Andrew Lansley rejects minimum unit pricing of alcohol
The Telegraph splash this morning covers the latest advice from the National Institute for Clinical Excellence (NICE) about how to tackle problem drinking.
Among its suggestions are:
- A possible ban on all alcohol advertising to protect children
- A reduction in how much alcohol travellers are allowed to bring into the country from abroad
- A reduction in alcohol licensing hours at pubs, clubs and off-licences
- A minimum national price per unit of alcohol
The Government has already indicated its desire to prevent outlets selling alcohol at below cost price, but NICE has rejected that idea in favour of that recommendation of minimum pricing per unit.
However, the Telegraph reports Health Secretary Andrew Lansley as rejecting this proposal:
"Regarding NICE's recommendations on minimum pricing for units of alcohol, it is not clear that the research examines specifically the regressive effect on low income families, or proves conclusively that it is the best way to impact price in order to impact demand.

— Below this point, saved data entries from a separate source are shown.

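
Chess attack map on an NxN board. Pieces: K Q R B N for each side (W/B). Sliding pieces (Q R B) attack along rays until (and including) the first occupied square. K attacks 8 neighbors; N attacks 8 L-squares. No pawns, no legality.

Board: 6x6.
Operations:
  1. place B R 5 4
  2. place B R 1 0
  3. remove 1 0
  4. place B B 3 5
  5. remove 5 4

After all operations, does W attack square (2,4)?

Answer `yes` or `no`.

Op 1: place BR@(5,4)
Op 2: place BR@(1,0)
Op 3: remove (1,0)
Op 4: place BB@(3,5)
Op 5: remove (5,4)
Per-piece attacks for W:
W attacks (2,4): no

Answer: no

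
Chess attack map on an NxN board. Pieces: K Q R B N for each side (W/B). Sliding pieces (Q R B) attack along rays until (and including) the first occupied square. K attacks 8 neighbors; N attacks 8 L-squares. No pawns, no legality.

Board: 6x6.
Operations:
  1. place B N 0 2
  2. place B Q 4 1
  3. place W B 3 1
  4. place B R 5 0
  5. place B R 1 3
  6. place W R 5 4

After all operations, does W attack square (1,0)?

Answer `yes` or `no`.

Op 1: place BN@(0,2)
Op 2: place BQ@(4,1)
Op 3: place WB@(3,1)
Op 4: place BR@(5,0)
Op 5: place BR@(1,3)
Op 6: place WR@(5,4)
Per-piece attacks for W:
  WB@(3,1): attacks (4,2) (5,3) (4,0) (2,2) (1,3) (2,0) [ray(-1,1) blocked at (1,3)]
  WR@(5,4): attacks (5,5) (5,3) (5,2) (5,1) (5,0) (4,4) (3,4) (2,4) (1,4) (0,4) [ray(0,-1) blocked at (5,0)]
W attacks (1,0): no

Answer: no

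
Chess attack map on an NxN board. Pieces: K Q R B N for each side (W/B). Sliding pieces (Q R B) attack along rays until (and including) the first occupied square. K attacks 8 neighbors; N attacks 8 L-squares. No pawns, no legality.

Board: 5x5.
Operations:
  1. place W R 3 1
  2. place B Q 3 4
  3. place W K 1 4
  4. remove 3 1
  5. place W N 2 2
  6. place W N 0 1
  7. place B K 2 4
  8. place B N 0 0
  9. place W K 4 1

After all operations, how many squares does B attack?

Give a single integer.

Answer: 14

Derivation:
Op 1: place WR@(3,1)
Op 2: place BQ@(3,4)
Op 3: place WK@(1,4)
Op 4: remove (3,1)
Op 5: place WN@(2,2)
Op 6: place WN@(0,1)
Op 7: place BK@(2,4)
Op 8: place BN@(0,0)
Op 9: place WK@(4,1)
Per-piece attacks for B:
  BN@(0,0): attacks (1,2) (2,1)
  BK@(2,4): attacks (2,3) (3,4) (1,4) (3,3) (1,3)
  BQ@(3,4): attacks (3,3) (3,2) (3,1) (3,0) (4,4) (2,4) (4,3) (2,3) (1,2) (0,1) [ray(-1,0) blocked at (2,4); ray(-1,-1) blocked at (0,1)]
Union (14 distinct): (0,1) (1,2) (1,3) (1,4) (2,1) (2,3) (2,4) (3,0) (3,1) (3,2) (3,3) (3,4) (4,3) (4,4)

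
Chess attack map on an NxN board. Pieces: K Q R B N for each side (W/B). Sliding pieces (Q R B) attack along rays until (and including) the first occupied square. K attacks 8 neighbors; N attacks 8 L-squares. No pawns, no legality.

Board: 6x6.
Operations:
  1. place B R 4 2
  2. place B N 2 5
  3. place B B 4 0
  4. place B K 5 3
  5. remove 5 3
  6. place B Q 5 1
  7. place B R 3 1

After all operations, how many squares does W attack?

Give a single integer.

Op 1: place BR@(4,2)
Op 2: place BN@(2,5)
Op 3: place BB@(4,0)
Op 4: place BK@(5,3)
Op 5: remove (5,3)
Op 6: place BQ@(5,1)
Op 7: place BR@(3,1)
Per-piece attacks for W:
Union (0 distinct): (none)

Answer: 0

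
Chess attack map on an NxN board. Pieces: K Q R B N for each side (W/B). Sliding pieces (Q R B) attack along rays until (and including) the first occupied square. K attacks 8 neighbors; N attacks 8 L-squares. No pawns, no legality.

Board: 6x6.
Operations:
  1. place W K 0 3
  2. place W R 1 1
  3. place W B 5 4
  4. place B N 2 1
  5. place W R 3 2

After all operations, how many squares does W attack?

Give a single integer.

Answer: 20

Derivation:
Op 1: place WK@(0,3)
Op 2: place WR@(1,1)
Op 3: place WB@(5,4)
Op 4: place BN@(2,1)
Op 5: place WR@(3,2)
Per-piece attacks for W:
  WK@(0,3): attacks (0,4) (0,2) (1,3) (1,4) (1,2)
  WR@(1,1): attacks (1,2) (1,3) (1,4) (1,5) (1,0) (2,1) (0,1) [ray(1,0) blocked at (2,1)]
  WR@(3,2): attacks (3,3) (3,4) (3,5) (3,1) (3,0) (4,2) (5,2) (2,2) (1,2) (0,2)
  WB@(5,4): attacks (4,5) (4,3) (3,2) [ray(-1,-1) blocked at (3,2)]
Union (20 distinct): (0,1) (0,2) (0,4) (1,0) (1,2) (1,3) (1,4) (1,5) (2,1) (2,2) (3,0) (3,1) (3,2) (3,3) (3,4) (3,5) (4,2) (4,3) (4,5) (5,2)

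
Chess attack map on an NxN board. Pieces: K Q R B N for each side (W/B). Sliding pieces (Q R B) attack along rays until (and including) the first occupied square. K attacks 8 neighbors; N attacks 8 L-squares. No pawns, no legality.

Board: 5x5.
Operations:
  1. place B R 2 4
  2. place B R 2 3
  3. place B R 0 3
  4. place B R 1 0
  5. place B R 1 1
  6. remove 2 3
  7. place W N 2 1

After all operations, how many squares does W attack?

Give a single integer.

Op 1: place BR@(2,4)
Op 2: place BR@(2,3)
Op 3: place BR@(0,3)
Op 4: place BR@(1,0)
Op 5: place BR@(1,1)
Op 6: remove (2,3)
Op 7: place WN@(2,1)
Per-piece attacks for W:
  WN@(2,1): attacks (3,3) (4,2) (1,3) (0,2) (4,0) (0,0)
Union (6 distinct): (0,0) (0,2) (1,3) (3,3) (4,0) (4,2)

Answer: 6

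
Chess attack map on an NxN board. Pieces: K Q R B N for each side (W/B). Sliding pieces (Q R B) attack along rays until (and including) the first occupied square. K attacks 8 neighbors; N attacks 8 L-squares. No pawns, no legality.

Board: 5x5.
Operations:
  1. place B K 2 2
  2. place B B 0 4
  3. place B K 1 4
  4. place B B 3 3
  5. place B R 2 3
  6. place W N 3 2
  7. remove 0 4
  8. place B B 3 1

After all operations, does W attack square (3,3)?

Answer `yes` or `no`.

Op 1: place BK@(2,2)
Op 2: place BB@(0,4)
Op 3: place BK@(1,4)
Op 4: place BB@(3,3)
Op 5: place BR@(2,3)
Op 6: place WN@(3,2)
Op 7: remove (0,4)
Op 8: place BB@(3,1)
Per-piece attacks for W:
  WN@(3,2): attacks (4,4) (2,4) (1,3) (4,0) (2,0) (1,1)
W attacks (3,3): no

Answer: no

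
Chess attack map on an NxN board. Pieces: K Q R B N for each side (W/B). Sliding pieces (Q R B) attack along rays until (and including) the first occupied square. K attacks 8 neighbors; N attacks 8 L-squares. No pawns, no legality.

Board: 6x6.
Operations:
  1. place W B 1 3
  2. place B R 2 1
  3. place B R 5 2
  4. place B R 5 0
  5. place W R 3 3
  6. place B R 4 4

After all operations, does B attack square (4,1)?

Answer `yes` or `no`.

Op 1: place WB@(1,3)
Op 2: place BR@(2,1)
Op 3: place BR@(5,2)
Op 4: place BR@(5,0)
Op 5: place WR@(3,3)
Op 6: place BR@(4,4)
Per-piece attacks for B:
  BR@(2,1): attacks (2,2) (2,3) (2,4) (2,5) (2,0) (3,1) (4,1) (5,1) (1,1) (0,1)
  BR@(4,4): attacks (4,5) (4,3) (4,2) (4,1) (4,0) (5,4) (3,4) (2,4) (1,4) (0,4)
  BR@(5,0): attacks (5,1) (5,2) (4,0) (3,0) (2,0) (1,0) (0,0) [ray(0,1) blocked at (5,2)]
  BR@(5,2): attacks (5,3) (5,4) (5,5) (5,1) (5,0) (4,2) (3,2) (2,2) (1,2) (0,2) [ray(0,-1) blocked at (5,0)]
B attacks (4,1): yes

Answer: yes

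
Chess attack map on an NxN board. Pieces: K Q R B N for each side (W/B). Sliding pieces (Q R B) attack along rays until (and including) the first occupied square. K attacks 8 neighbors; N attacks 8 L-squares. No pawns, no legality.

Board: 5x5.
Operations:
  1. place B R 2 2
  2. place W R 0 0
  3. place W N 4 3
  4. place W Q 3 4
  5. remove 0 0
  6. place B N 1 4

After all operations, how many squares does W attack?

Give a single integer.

Op 1: place BR@(2,2)
Op 2: place WR@(0,0)
Op 3: place WN@(4,3)
Op 4: place WQ@(3,4)
Op 5: remove (0,0)
Op 6: place BN@(1,4)
Per-piece attacks for W:
  WQ@(3,4): attacks (3,3) (3,2) (3,1) (3,0) (4,4) (2,4) (1,4) (4,3) (2,3) (1,2) (0,1) [ray(-1,0) blocked at (1,4); ray(1,-1) blocked at (4,3)]
  WN@(4,3): attacks (2,4) (3,1) (2,2)
Union (12 distinct): (0,1) (1,2) (1,4) (2,2) (2,3) (2,4) (3,0) (3,1) (3,2) (3,3) (4,3) (4,4)

Answer: 12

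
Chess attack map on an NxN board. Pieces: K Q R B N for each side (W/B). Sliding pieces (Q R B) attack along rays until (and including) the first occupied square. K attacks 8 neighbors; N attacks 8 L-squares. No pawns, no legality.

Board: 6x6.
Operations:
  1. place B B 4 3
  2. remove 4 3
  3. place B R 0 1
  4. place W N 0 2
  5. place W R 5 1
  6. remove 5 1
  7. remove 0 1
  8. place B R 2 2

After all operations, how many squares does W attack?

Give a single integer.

Answer: 4

Derivation:
Op 1: place BB@(4,3)
Op 2: remove (4,3)
Op 3: place BR@(0,1)
Op 4: place WN@(0,2)
Op 5: place WR@(5,1)
Op 6: remove (5,1)
Op 7: remove (0,1)
Op 8: place BR@(2,2)
Per-piece attacks for W:
  WN@(0,2): attacks (1,4) (2,3) (1,0) (2,1)
Union (4 distinct): (1,0) (1,4) (2,1) (2,3)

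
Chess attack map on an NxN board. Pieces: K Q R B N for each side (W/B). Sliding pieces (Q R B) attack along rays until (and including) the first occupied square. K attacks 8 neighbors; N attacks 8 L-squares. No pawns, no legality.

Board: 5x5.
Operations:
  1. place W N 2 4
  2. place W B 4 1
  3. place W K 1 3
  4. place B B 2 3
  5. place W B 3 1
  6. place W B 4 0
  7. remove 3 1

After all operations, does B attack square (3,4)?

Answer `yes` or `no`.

Answer: yes

Derivation:
Op 1: place WN@(2,4)
Op 2: place WB@(4,1)
Op 3: place WK@(1,3)
Op 4: place BB@(2,3)
Op 5: place WB@(3,1)
Op 6: place WB@(4,0)
Op 7: remove (3,1)
Per-piece attacks for B:
  BB@(2,3): attacks (3,4) (3,2) (4,1) (1,4) (1,2) (0,1) [ray(1,-1) blocked at (4,1)]
B attacks (3,4): yes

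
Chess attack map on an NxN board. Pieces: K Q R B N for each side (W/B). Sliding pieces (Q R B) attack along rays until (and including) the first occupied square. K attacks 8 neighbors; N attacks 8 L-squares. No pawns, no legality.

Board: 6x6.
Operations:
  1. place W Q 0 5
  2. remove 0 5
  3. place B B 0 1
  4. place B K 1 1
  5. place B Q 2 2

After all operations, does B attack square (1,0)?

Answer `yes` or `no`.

Answer: yes

Derivation:
Op 1: place WQ@(0,5)
Op 2: remove (0,5)
Op 3: place BB@(0,1)
Op 4: place BK@(1,1)
Op 5: place BQ@(2,2)
Per-piece attacks for B:
  BB@(0,1): attacks (1,2) (2,3) (3,4) (4,5) (1,0)
  BK@(1,1): attacks (1,2) (1,0) (2,1) (0,1) (2,2) (2,0) (0,2) (0,0)
  BQ@(2,2): attacks (2,3) (2,4) (2,5) (2,1) (2,0) (3,2) (4,2) (5,2) (1,2) (0,2) (3,3) (4,4) (5,5) (3,1) (4,0) (1,3) (0,4) (1,1) [ray(-1,-1) blocked at (1,1)]
B attacks (1,0): yes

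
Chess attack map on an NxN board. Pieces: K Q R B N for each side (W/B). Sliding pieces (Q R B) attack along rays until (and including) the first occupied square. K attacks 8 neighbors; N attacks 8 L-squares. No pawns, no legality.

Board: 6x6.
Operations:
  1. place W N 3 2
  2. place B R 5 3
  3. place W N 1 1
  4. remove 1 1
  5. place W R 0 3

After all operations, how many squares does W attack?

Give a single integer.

Op 1: place WN@(3,2)
Op 2: place BR@(5,3)
Op 3: place WN@(1,1)
Op 4: remove (1,1)
Op 5: place WR@(0,3)
Per-piece attacks for W:
  WR@(0,3): attacks (0,4) (0,5) (0,2) (0,1) (0,0) (1,3) (2,3) (3,3) (4,3) (5,3) [ray(1,0) blocked at (5,3)]
  WN@(3,2): attacks (4,4) (5,3) (2,4) (1,3) (4,0) (5,1) (2,0) (1,1)
Union (16 distinct): (0,0) (0,1) (0,2) (0,4) (0,5) (1,1) (1,3) (2,0) (2,3) (2,4) (3,3) (4,0) (4,3) (4,4) (5,1) (5,3)

Answer: 16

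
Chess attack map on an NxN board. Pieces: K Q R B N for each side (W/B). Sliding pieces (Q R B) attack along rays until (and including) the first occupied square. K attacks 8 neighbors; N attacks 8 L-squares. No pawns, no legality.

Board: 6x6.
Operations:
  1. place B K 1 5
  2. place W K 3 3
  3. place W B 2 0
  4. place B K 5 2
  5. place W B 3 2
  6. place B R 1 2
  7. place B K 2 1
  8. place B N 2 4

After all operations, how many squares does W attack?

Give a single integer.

Op 1: place BK@(1,5)
Op 2: place WK@(3,3)
Op 3: place WB@(2,0)
Op 4: place BK@(5,2)
Op 5: place WB@(3,2)
Op 6: place BR@(1,2)
Op 7: place BK@(2,1)
Op 8: place BN@(2,4)
Per-piece attacks for W:
  WB@(2,0): attacks (3,1) (4,2) (5,3) (1,1) (0,2)
  WB@(3,2): attacks (4,3) (5,4) (4,1) (5,0) (2,3) (1,4) (0,5) (2,1) [ray(-1,-1) blocked at (2,1)]
  WK@(3,3): attacks (3,4) (3,2) (4,3) (2,3) (4,4) (4,2) (2,4) (2,2)
Union (18 distinct): (0,2) (0,5) (1,1) (1,4) (2,1) (2,2) (2,3) (2,4) (3,1) (3,2) (3,4) (4,1) (4,2) (4,3) (4,4) (5,0) (5,3) (5,4)

Answer: 18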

"Supply and price are far from the only factors in driving alcohol misuse. Demand and attitudes are crucial. We need to understand much better the psychology behind why different groups of people drink alcohol in excess. The root causes of social problems lie not just in government policies – although 24-hour drinking legislation has severely undermined clinician and police efforts to get to grips with this problem - but in social norms and peer influence."
Meanwhile, another NICE recommendation is that GPs should be asking ten "alcohol screening" questions about their patients' alcohol intake, whilst hospital doctors should ask patients in A&E if their injuries could be related to drinking. This did not go down well with Alex Deane of Big Brother Watch:
“This is typical nanny statism from a bullying, increasingly authoritarian organisation. We are entitled to have a drink when we want one. Doctors are there to heal us, and can keep their opinions about lifestyles to themselves unless asked – after all, we pay the tax which pays for the health service. A database of smoking or drinking could, in the long run, be used to charge us when we need medical help and may frighten people away from seeing doctors or from being honest with them."